In June of 2015, SunGard, now part of FIS Global, launched its post-trade derivatives utility, which aims to standardize back and middle office operations and technology, with Barclays as its first customer. According to FIS’ John Avery, it is not about commoditization so much as specialization.
“If we look at the clearing market as an example, firms are really there to provide their balance sheet and client service, and use that as a differentiation tool,” says Avery. “What we don’t see is a need for those same firms to maintain a book of proprietary technology.”
In other words, banks and futures commission merchants should concentrate on differentiation through service, cost, and other customer touch points, and leave standardized, replicated functions in the hands of a vendor. This will allow the bank or FCM to innovate from the business level, and allow the vendor to innovate at the fintech level.

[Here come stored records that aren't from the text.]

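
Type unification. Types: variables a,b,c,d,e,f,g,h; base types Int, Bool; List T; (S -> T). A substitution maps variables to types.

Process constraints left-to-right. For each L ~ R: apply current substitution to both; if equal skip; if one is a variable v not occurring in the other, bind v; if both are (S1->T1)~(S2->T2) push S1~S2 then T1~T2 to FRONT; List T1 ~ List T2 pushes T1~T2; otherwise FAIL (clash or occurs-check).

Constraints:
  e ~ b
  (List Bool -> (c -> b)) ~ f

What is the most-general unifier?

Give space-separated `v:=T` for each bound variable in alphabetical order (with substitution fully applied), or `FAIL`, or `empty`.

step 1: unify e ~ b  [subst: {-} | 1 pending]
  bind e := b
step 2: unify (List Bool -> (c -> b)) ~ f  [subst: {e:=b} | 0 pending]
  bind f := (List Bool -> (c -> b))

Answer: e:=b f:=(List Bool -> (c -> b))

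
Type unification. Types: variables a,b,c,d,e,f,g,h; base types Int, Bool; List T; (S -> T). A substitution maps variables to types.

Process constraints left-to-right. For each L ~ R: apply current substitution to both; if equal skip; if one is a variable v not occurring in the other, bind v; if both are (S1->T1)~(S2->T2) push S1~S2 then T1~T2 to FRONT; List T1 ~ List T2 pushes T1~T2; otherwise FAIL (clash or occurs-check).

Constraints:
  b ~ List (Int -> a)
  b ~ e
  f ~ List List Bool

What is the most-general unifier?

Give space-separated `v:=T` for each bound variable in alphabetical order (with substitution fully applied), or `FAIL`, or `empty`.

step 1: unify b ~ List (Int -> a)  [subst: {-} | 2 pending]
  bind b := List (Int -> a)
step 2: unify List (Int -> a) ~ e  [subst: {b:=List (Int -> a)} | 1 pending]
  bind e := List (Int -> a)
step 3: unify f ~ List List Bool  [subst: {b:=List (Int -> a), e:=List (Int -> a)} | 0 pending]
  bind f := List List Bool

Answer: b:=List (Int -> a) e:=List (Int -> a) f:=List List Bool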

From cybersecurity and mobile payments to blockchain and distributed ledgers, fintech is all the rage these days, but fintech is more than just a buzzword. Fintech is innovation, driving process improvement, driving innovation in a positive feedback loop. Avery sees the derivatives utility as a perfect example of how a fintech offering can be a win-win for vendors and clients.
“The fintech moniker is something that highlights that vendors are a positive force and a positive driver of innovation,” he says.
Once the utility is fully functional, according to Avery, 70-75 percent of the back and middle office operations and technology functions could be steered to the utility, which would drive down costs considerably. He also sees the utility as helping lower the cost of change due to new regulations or changing market dynamics. “It reduces the economic costs, the risks, as well as the time to market.”
It doesn’t get more utilitarian than that.